2. And speaking of dodgy corporate behaviour
Along comes Google, which – against the orders of the DOJ – routinely destroyed internal communications. The only reasonable conclusion is it did this deliberately. A fine will be just “cost of doing business”. It's time to dismantle corporate repeat offenders.
3. Maybe Facebook might end up interoperable
Section 230 of the Communications Decency Act has been a target of the far wing for a while, who see it as a charter for “big tech” to stifle their speech (which, of course, means not letting the right stifle the speech of its enemies). But as Cory Doctorow explains, it's also the only thing which stops big tech companies from censoring anything which might cause them to end up in court for libel. More than that, though, a case which is currently going through the courts might end up with Facebook and others being prevented from messing with tools which let you customise your feed on their services – for example, by filtering out all that “for you” crap which the algorithm wants you to get angry about.
4. This week's product I am a little obsessed with
An e-reader that's the size of a phone and runs Android? You have no idea how hard it is for me not to hit the buy button on this one.
5. Hey, so what about that Apple ad?
Like John Gruber, I didn't think too much about Apple's “crush” ad when it was shown as part of the introduction of the new iPad Pros (more on those anon). But the more I thought about it, the more I realised quite how tone deaf it was. The intention was to show all those wonderful creative tools being squished into an iPad, which could do it all. The execution was showing many lovely things being destroyed. How did that get past Apple's senior team? That's the bit which, if I were an Apple shareholder, I would worry about.
6. And so on to the product I'm not obsessed with
Yeah, new iPad Pros. Yeah, M4 processor. Yeah… same old iPadOS. For about the tenth year running, I'm left hoping this will be the year when Apple finally produces an operating system that can make the most of all that power. I suspect I'm going to be disappointed, again.
7. Tesla is doomed, redux
Honestly, if I held Tesla shares, I would be looking to sell them at the earliest opportunity I could take a profit. Unless Western governments intervene plenty of car companies will go to the wall because when it comes to quality EVs, Chinese manufacturers are miles ahead. So why am I mentioning Tesla is particular? Because it's vulnerable, and the stock is still massively overpriced because Musk has managed to convince suckers investors Tesla is a tech leader.
8. Where the world of scams is going
It's going to get really bad. Five years from now, this kind of fake person attack will be both commonplace and convincing, and I really don't know how we combat it.
9. You can't have it both ways, Elon
“X Corp. wants it both ways: to keep its safe harbours yet exercise a copyright owner’s right to exclude, wresting fees from those who wish to extract and copy X users’ content.” This is another example of how the safe harbour provisions of US law for internet companies are a double-edge word.

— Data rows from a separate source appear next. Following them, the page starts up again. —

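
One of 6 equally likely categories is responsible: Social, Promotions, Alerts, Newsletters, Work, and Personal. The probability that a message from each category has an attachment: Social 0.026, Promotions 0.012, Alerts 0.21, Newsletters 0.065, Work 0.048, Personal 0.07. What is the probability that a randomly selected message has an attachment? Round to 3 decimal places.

With a uniform prior (1/6 each), posterior ∝ likelihood:
  Social: 0.026
  Promotions: 0.012
  Alerts: 0.21
  Newsletters: 0.065
  Work: 0.048
  Personal: 0.07
P(attachment) = (1/6) × (0.026 + 0.012 + 0.21 + 0.065 + 0.048 + 0.07) = 0.431/6 ≈ 0.072.

0.072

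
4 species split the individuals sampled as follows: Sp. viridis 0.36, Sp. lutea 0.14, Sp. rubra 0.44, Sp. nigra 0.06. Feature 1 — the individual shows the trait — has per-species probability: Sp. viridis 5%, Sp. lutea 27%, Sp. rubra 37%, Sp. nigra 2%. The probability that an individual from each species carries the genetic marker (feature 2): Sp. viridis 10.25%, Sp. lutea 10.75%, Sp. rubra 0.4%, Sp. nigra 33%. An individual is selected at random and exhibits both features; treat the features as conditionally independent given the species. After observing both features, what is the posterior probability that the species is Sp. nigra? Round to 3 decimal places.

Unnormalized posteriors (prior × likelihood):
  Sp. viridis: 0.36 × 0.05 × 0.1025 = 0.001845
  Sp. lutea: 0.14 × 0.27 × 0.1075 = 0.0040635
  Sp. rubra: 0.44 × 0.37 × 0.004 = 0.0006512
  Sp. nigra: 0.06 × 0.02 × 0.33 = 0.000396
Sum = 0.0069557.
P(Sp. nigra | evidence) = 0.000396 / 0.0069557 ≈ 0.057.

0.057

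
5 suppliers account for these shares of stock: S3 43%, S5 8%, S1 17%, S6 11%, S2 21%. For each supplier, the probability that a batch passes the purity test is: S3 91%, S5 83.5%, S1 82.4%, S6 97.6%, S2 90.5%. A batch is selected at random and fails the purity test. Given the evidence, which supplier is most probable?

S3

Taking complements, P(off-spec | each) = S3 0.09, S5 0.165, S1 0.176, S6 0.024, S2 0.095.
Unnormalized posteriors (prior × likelihood):
  S3: 0.43 × 0.09 = 0.0387
  S5: 0.08 × 0.165 = 0.0132
  S1: 0.17 × 0.176 = 0.02992
  S6: 0.11 × 0.024 = 0.00264
  S2: 0.21 × 0.095 = 0.01995
Total = 0.10441.
Largest term belongs to S3, so S3 is most probable.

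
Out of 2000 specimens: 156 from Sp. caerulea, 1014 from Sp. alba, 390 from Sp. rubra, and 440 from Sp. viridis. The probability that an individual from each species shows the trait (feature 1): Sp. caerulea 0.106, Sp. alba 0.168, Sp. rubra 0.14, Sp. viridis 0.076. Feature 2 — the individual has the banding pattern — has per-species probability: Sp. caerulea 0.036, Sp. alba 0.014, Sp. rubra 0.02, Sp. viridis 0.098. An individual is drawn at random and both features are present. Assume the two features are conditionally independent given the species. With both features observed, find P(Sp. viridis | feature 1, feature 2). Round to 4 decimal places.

0.4459

Unnormalized posteriors (prior × likelihood):
  Sp. caerulea: 0.078 × 0.106 × 0.036 = 0.000297648
  Sp. alba: 0.507 × 0.168 × 0.014 = 0.001192464
  Sp. rubra: 0.195 × 0.14 × 0.02 = 0.000546
  Sp. viridis: 0.22 × 0.076 × 0.098 = 0.00163856
Sum = 0.003674672.
P(Sp. viridis | evidence) = 0.00163856 / 0.003674672 ≈ 0.4459.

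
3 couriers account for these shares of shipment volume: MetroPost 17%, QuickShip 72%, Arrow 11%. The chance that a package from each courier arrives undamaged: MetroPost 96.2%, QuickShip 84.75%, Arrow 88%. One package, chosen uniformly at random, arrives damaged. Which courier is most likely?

Taking complements, P(damaged | each) = MetroPost 0.038, QuickShip 0.1525, Arrow 0.12.
By Bayes' rule, posterior ∝ prior × likelihood:
  MetroPost: 0.17 × 0.038 = 0.00646
  QuickShip: 0.72 × 0.1525 = 0.1098
  Arrow: 0.11 × 0.12 = 0.0132
Sum = 0.12946.
Largest term belongs to QuickShip, so QuickShip is most probable.

QuickShip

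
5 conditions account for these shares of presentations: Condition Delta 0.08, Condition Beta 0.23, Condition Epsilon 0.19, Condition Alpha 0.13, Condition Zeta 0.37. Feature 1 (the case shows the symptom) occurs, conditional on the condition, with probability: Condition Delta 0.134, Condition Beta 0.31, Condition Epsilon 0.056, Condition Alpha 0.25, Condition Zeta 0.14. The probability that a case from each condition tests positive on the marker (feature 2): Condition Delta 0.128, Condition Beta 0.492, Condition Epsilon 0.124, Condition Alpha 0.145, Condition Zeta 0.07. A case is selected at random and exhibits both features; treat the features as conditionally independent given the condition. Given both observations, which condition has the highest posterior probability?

Condition Beta

Prior × likelihood for each hypothesis:
  Condition Delta: 0.08 × 0.134 × 0.128 = 0.00137216
  Condition Beta: 0.23 × 0.31 × 0.492 = 0.0350796
  Condition Epsilon: 0.19 × 0.056 × 0.124 = 0.00131936
  Condition Alpha: 0.13 × 0.25 × 0.145 = 0.0047125
  Condition Zeta: 0.37 × 0.14 × 0.07 = 0.003626
Total = 0.04610962.
Largest term belongs to Condition Beta, so Condition Beta is most probable.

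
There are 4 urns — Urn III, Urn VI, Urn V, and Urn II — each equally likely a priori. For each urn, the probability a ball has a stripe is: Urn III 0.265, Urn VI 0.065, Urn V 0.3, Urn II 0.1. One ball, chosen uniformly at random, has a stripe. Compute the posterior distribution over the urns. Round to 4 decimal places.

Urn III 0.3630, Urn VI 0.0890, Urn V 0.4110, Urn II 0.1370

With a uniform prior (1/4 each), posterior ∝ likelihood:
  Urn III: 0.265
  Urn VI: 0.065
  Urn V: 0.3
  Urn II: 0.1
Normalizing constant = 0.73.
P(Urn III | striped) = 0.265/0.73 ≈ 0.3630
P(Urn VI | striped) = 0.065/0.73 ≈ 0.0890
P(Urn V | striped) = 0.3/0.73 ≈ 0.4110
P(Urn II | striped) = 0.1/0.73 ≈ 0.1370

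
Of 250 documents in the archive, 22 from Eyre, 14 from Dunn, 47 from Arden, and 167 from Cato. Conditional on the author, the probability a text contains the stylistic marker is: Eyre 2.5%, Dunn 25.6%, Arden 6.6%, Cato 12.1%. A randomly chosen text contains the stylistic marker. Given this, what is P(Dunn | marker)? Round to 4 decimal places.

0.1306

Prior × likelihood for each hypothesis:
  Eyre: 0.088 × 0.025 = 0.0022
  Dunn: 0.056 × 0.256 = 0.014336
  Arden: 0.188 × 0.066 = 0.012408
  Cato: 0.668 × 0.121 = 0.080828
Total = 0.109772.
P(Dunn | evidence) = 0.014336 / 0.109772 ≈ 0.1306.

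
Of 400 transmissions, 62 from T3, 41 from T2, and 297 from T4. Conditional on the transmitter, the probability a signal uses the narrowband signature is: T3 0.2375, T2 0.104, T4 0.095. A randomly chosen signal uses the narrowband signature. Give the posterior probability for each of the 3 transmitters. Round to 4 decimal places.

Unnormalized posteriors (prior × likelihood):
  T3: 0.155 × 0.2375 = 0.0368125
  T2: 0.1025 × 0.104 = 0.01066
  T4: 0.7425 × 0.095 = 0.0705375
Sum = 0.11801.
P(T3 | narrowband) = 0.0368125/0.11801 ≈ 0.3119
P(T2 | narrowband) = 0.01066/0.11801 ≈ 0.0903
P(T4 | narrowband) = 0.0705375/0.11801 ≈ 0.5977

T3 0.3119, T2 0.0903, T4 0.5977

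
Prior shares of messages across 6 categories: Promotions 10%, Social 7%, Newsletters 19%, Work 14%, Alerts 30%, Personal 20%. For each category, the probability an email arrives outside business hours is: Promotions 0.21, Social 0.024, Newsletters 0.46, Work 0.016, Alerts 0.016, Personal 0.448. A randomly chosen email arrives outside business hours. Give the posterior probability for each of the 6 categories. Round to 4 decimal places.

Prior × likelihood for each hypothesis:
  Promotions: 0.1 × 0.21 = 0.021
  Social: 0.07 × 0.024 = 0.00168
  Newsletters: 0.19 × 0.46 = 0.0874
  Work: 0.14 × 0.016 = 0.00224
  Alerts: 0.3 × 0.016 = 0.0048
  Personal: 0.2 × 0.448 = 0.0896
Sum = 0.20672.
P(Promotions | off-hours) = 0.021/0.20672 ≈ 0.1016
P(Social | off-hours) = 0.00168/0.20672 ≈ 0.0081
P(Newsletters | off-hours) = 0.0874/0.20672 ≈ 0.4228
P(Work | off-hours) = 0.00224/0.20672 ≈ 0.0108
P(Alerts | off-hours) = 0.0048/0.20672 ≈ 0.0232
P(Personal | off-hours) = 0.0896/0.20672 ≈ 0.4334
(Check: 0.1016+0.0081+0.4228+0.0108+0.0232+0.4334 = 0.9999.)

Promotions 0.1016, Social 0.0081, Newsletters 0.4228, Work 0.0108, Alerts 0.0232, Personal 0.4334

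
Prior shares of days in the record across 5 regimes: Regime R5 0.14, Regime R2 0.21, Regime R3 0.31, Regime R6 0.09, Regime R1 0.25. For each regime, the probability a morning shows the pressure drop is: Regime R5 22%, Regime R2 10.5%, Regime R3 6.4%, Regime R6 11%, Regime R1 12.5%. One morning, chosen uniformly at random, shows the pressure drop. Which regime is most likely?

Prior × likelihood for each hypothesis:
  Regime R5: 0.14 × 0.22 = 0.0308
  Regime R2: 0.21 × 0.105 = 0.02205
  Regime R3: 0.31 × 0.064 = 0.01984
  Regime R6: 0.09 × 0.11 = 0.0099
  Regime R1: 0.25 × 0.125 = 0.03125
Normalizing constant = 0.11384.
Largest term belongs to Regime R1, so Regime R1 is most probable.

Regime R1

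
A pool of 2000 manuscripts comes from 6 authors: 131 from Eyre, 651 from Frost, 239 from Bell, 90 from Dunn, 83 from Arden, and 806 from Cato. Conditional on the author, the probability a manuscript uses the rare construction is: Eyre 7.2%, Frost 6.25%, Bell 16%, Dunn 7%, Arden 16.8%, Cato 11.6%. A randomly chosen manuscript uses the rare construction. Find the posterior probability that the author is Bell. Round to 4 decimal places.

By Bayes' rule, posterior ∝ prior × likelihood:
  Eyre: 0.0655 × 0.072 = 0.004716
  Frost: 0.3255 × 0.0625 = 0.02034375
  Bell: 0.1195 × 0.16 = 0.01912
  Dunn: 0.045 × 0.07 = 0.00315
  Arden: 0.0415 × 0.168 = 0.006972
  Cato: 0.403 × 0.116 = 0.046748
Normalizing constant = 0.10104975.
P(Bell | evidence) = 0.01912 / 0.10104975 ≈ 0.1892.

0.1892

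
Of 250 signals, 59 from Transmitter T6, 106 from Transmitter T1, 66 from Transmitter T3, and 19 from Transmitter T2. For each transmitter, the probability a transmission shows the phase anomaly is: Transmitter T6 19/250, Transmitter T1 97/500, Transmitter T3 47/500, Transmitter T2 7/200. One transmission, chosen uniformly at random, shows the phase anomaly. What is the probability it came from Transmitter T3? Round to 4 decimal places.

Unnormalized posteriors (prior × likelihood):
  Transmitter T6: 0.236 × 0.076 = 0.017936
  Transmitter T1: 0.424 × 0.194 = 0.082256
  Transmitter T3: 0.264 × 0.094 = 0.024816
  Transmitter T2: 0.076 × 0.035 = 0.00266
Total = 0.127668.
P(Transmitter T3 | evidence) = 0.024816 / 0.127668 ≈ 0.1944.

0.1944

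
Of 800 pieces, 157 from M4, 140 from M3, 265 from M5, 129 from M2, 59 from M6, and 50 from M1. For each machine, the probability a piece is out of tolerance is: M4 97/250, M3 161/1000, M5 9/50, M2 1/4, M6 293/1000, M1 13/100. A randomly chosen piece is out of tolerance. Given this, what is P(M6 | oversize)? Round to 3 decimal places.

Compute prior × likelihood for every hypothesis:
  M4: 0.19625 × 0.388 = 0.076145
  M3: 0.175 × 0.161 = 0.028175
  M5: 0.33125 × 0.18 = 0.059625
  M2: 0.16125 × 0.25 = 0.0403125
  M6: 0.07375 × 0.293 = 0.02160875
  M1: 0.0625 × 0.13 = 0.008125
Total = 0.23399125.
P(M6 | evidence) = 0.02160875 / 0.23399125 ≈ 0.092.

0.092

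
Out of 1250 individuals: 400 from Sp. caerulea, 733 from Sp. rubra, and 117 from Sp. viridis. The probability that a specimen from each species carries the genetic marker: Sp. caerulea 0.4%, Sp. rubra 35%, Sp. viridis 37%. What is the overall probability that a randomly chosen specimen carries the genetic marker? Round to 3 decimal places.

0.241

By Bayes' rule, posterior ∝ prior × likelihood:
  Sp. caerulea: 0.32 × 0.004 = 0.00128
  Sp. rubra: 0.5864 × 0.35 = 0.20524
  Sp. viridis: 0.0936 × 0.37 = 0.034632
P(marker) = 0.00128 + 0.20524 + 0.034632 = 0.241152 → 0.241.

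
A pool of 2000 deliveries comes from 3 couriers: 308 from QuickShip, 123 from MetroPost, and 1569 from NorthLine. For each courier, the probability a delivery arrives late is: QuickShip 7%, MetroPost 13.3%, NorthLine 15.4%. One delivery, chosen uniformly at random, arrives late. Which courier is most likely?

NorthLine

Unnormalized posteriors (prior × likelihood):
  QuickShip: 0.154 × 0.07 = 0.01078
  MetroPost: 0.0615 × 0.133 = 0.0081795
  NorthLine: 0.7845 × 0.154 = 0.120813
Sum = 0.1397725.
Largest term belongs to NorthLine, so NorthLine is most probable.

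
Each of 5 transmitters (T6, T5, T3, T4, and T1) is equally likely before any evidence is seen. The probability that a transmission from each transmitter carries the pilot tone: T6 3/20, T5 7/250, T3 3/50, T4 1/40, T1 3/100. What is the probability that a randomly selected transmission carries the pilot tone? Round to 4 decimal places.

0.0586

With a uniform prior (1/5 each), posterior ∝ likelihood:
  T6: 0.15
  T5: 0.028
  T3: 0.06
  T4: 0.025
  T1: 0.03
P(pilot) = (1/5) × (0.15 + 0.028 + 0.06 + 0.025 + 0.03) = 0.293/5 ≈ 0.0586.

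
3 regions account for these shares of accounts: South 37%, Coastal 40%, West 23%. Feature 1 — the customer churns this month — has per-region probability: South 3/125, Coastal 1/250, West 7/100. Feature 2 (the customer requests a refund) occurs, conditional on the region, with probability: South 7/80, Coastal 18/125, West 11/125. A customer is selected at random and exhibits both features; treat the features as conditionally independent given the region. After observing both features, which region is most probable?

By Bayes' rule, posterior ∝ prior × likelihood:
  South: 0.37 × 0.024 × 0.0875 = 0.000777
  Coastal: 0.4 × 0.004 × 0.144 = 0.0002304
  West: 0.23 × 0.07 × 0.088 = 0.0014168
Sum = 0.0024242.
Largest term belongs to West, so West is most probable.

West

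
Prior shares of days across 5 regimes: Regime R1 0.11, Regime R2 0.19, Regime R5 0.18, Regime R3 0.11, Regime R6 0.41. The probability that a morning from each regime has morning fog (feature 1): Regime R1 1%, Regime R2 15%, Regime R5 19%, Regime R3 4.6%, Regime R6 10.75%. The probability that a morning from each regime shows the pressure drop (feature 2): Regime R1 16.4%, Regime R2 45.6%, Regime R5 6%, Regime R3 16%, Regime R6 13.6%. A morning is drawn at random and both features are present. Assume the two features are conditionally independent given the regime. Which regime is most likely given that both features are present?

Prior × likelihood for each hypothesis:
  Regime R1: 0.11 × 0.01 × 0.164 = 0.0001804
  Regime R2: 0.19 × 0.15 × 0.456 = 0.012996
  Regime R5: 0.18 × 0.19 × 0.06 = 0.002052
  Regime R3: 0.11 × 0.046 × 0.16 = 0.0008096
  Regime R6: 0.41 × 0.1075 × 0.136 = 0.0059942
Total = 0.0220322.
Largest term belongs to Regime R2, so Regime R2 is most probable.

Regime R2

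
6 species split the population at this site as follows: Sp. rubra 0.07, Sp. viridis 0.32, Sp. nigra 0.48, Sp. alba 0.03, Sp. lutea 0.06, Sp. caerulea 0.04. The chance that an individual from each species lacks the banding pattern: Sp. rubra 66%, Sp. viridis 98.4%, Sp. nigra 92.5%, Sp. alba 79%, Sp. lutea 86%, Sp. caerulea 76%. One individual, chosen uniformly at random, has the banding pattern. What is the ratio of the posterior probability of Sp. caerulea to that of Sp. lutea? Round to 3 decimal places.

1.143

Taking complements, P(banded | each) = Sp. rubra 0.34, Sp. viridis 0.016, Sp. nigra 0.075, Sp. alba 0.21, Sp. lutea 0.14, Sp. caerulea 0.24.
Prior × likelihood for each hypothesis:
  Sp. rubra: 0.07 × 0.34 = 0.0238
  Sp. viridis: 0.32 × 0.016 = 0.00512
  Sp. nigra: 0.48 × 0.075 = 0.036
  Sp. alba: 0.03 × 0.21 = 0.0063
  Sp. lutea: 0.06 × 0.14 = 0.0084
  Sp. caerulea: 0.04 × 0.24 = 0.0096
Sum = 0.08922.
The ratio is 0.0096 / 0.0084 (the normalizer cancels) = 1.143.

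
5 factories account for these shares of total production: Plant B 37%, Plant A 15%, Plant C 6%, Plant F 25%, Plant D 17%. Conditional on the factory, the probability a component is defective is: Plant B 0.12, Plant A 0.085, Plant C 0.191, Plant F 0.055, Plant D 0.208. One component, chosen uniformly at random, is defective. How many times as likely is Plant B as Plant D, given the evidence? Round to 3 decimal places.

1.256

By Bayes' rule, posterior ∝ prior × likelihood:
  Plant B: 0.37 × 0.12 = 0.0444
  Plant A: 0.15 × 0.085 = 0.01275
  Plant C: 0.06 × 0.191 = 0.01146
  Plant F: 0.25 × 0.055 = 0.01375
  Plant D: 0.17 × 0.208 = 0.03536
Normalizing constant = 0.11772.
The ratio is 0.0444 / 0.03536 (the normalizer cancels) = 1.256.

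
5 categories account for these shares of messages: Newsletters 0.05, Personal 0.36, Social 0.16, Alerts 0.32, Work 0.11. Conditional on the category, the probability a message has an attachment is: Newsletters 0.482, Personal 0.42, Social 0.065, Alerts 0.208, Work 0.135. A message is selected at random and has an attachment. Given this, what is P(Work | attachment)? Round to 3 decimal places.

0.056

Compute prior × likelihood for every hypothesis:
  Newsletters: 0.05 × 0.482 = 0.0241
  Personal: 0.36 × 0.42 = 0.1512
  Social: 0.16 × 0.065 = 0.0104
  Alerts: 0.32 × 0.208 = 0.06656
  Work: 0.11 × 0.135 = 0.01485
Total = 0.26711.
P(Work | evidence) = 0.01485 / 0.26711 ≈ 0.056.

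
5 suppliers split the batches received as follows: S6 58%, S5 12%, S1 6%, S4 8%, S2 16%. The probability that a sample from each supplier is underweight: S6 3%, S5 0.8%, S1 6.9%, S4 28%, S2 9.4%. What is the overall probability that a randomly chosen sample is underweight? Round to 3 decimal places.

0.060

Prior × likelihood for each hypothesis:
  S6: 0.58 × 0.03 = 0.0174
  S5: 0.12 × 0.008 = 0.00096
  S1: 0.06 × 0.069 = 0.00414
  S4: 0.08 × 0.28 = 0.0224
  S2: 0.16 × 0.094 = 0.01504
P(underweight) = 0.0174 + 0.00096 + 0.00414 + 0.0224 + 0.01504 = 0.05994 → 0.060.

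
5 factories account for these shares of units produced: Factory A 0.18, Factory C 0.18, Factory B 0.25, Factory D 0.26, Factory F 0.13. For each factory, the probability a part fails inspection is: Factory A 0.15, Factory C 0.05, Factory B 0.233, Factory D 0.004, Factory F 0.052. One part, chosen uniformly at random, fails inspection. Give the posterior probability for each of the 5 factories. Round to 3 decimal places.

Compute prior × likelihood for every hypothesis:
  Factory A: 0.18 × 0.15 = 0.027
  Factory C: 0.18 × 0.05 = 0.009
  Factory B: 0.25 × 0.233 = 0.05825
  Factory D: 0.26 × 0.004 = 0.00104
  Factory F: 0.13 × 0.052 = 0.00676
Sum = 0.10205.
P(Factory A | nonconforming) = 0.027/0.10205 ≈ 0.265
P(Factory C | nonconforming) = 0.009/0.10205 ≈ 0.088
P(Factory B | nonconforming) = 0.05825/0.10205 ≈ 0.571
P(Factory D | nonconforming) = 0.00104/0.10205 ≈ 0.010
P(Factory F | nonconforming) = 0.00676/0.10205 ≈ 0.066

Factory A 0.265, Factory C 0.088, Factory B 0.571, Factory D 0.010, Factory F 0.066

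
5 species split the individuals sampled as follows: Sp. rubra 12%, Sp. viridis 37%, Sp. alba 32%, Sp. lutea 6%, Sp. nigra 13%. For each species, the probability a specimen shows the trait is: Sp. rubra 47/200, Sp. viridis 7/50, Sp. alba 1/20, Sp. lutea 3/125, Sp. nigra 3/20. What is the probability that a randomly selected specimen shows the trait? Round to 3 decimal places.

0.117

Prior × likelihood for each hypothesis:
  Sp. rubra: 0.12 × 0.235 = 0.0282
  Sp. viridis: 0.37 × 0.14 = 0.0518
  Sp. alba: 0.32 × 0.05 = 0.016
  Sp. lutea: 0.06 × 0.024 = 0.00144
  Sp. nigra: 0.13 × 0.15 = 0.0195
P(trait) = 0.0282 + 0.0518 + 0.016 + 0.00144 + 0.0195 = 0.11694 → 0.117.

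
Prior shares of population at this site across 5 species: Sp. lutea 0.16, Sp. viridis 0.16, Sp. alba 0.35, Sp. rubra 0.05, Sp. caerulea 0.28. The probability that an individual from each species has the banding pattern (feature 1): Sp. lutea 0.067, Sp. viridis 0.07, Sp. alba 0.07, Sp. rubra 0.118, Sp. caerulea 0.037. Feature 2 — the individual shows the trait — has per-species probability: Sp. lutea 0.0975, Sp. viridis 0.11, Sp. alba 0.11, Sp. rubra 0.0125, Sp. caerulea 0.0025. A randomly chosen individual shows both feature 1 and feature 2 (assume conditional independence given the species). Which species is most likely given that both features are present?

Prior × likelihood for each hypothesis:
  Sp. lutea: 0.16 × 0.067 × 0.0975 = 0.0010452
  Sp. viridis: 0.16 × 0.07 × 0.11 = 0.001232
  Sp. alba: 0.35 × 0.07 × 0.11 = 0.002695
  Sp. rubra: 0.05 × 0.118 × 0.0125 = 0.00007375
  Sp. caerulea: 0.28 × 0.037 × 0.0025 = 0.0000259
Normalizing constant = 0.00507185.
Largest term belongs to Sp. alba, so Sp. alba is most probable.

Sp. alba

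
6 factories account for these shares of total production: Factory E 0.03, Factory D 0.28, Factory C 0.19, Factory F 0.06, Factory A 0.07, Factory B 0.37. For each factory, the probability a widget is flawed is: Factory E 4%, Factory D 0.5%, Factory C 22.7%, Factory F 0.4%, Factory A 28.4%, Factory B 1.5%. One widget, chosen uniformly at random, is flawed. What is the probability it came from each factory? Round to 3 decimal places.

Prior × likelihood for each hypothesis:
  Factory E: 0.03 × 0.04 = 0.0012
  Factory D: 0.28 × 0.005 = 0.0014
  Factory C: 0.19 × 0.227 = 0.04313
  Factory F: 0.06 × 0.004 = 0.00024
  Factory A: 0.07 × 0.284 = 0.01988
  Factory B: 0.37 × 0.015 = 0.00555
Sum = 0.0714.
P(Factory E | flawed) = 0.0012/0.0714 ≈ 0.017
P(Factory D | flawed) = 0.0014/0.0714 ≈ 0.020
P(Factory C | flawed) = 0.04313/0.0714 ≈ 0.604
P(Factory F | flawed) = 0.00024/0.0714 ≈ 0.003
P(Factory A | flawed) = 0.01988/0.0714 ≈ 0.278
P(Factory B | flawed) = 0.00555/0.0714 ≈ 0.078

Factory E 0.017, Factory D 0.020, Factory C 0.604, Factory F 0.003, Factory A 0.278, Factory B 0.078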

On one hand, they protect them from libel based on what their users say. On the other hand, they can't then claim all the intellectual property rights over that content as if they were publishers. X Corp isn't the only company to want a smorgasbord of rights, though: Meta had previously made the same kind of claim, and lost.
10. “Blockchain Rasputin over here is mad that moderation exists”
Headline of the week, easily. Moreover, Jack Dorsey man, WTF happened?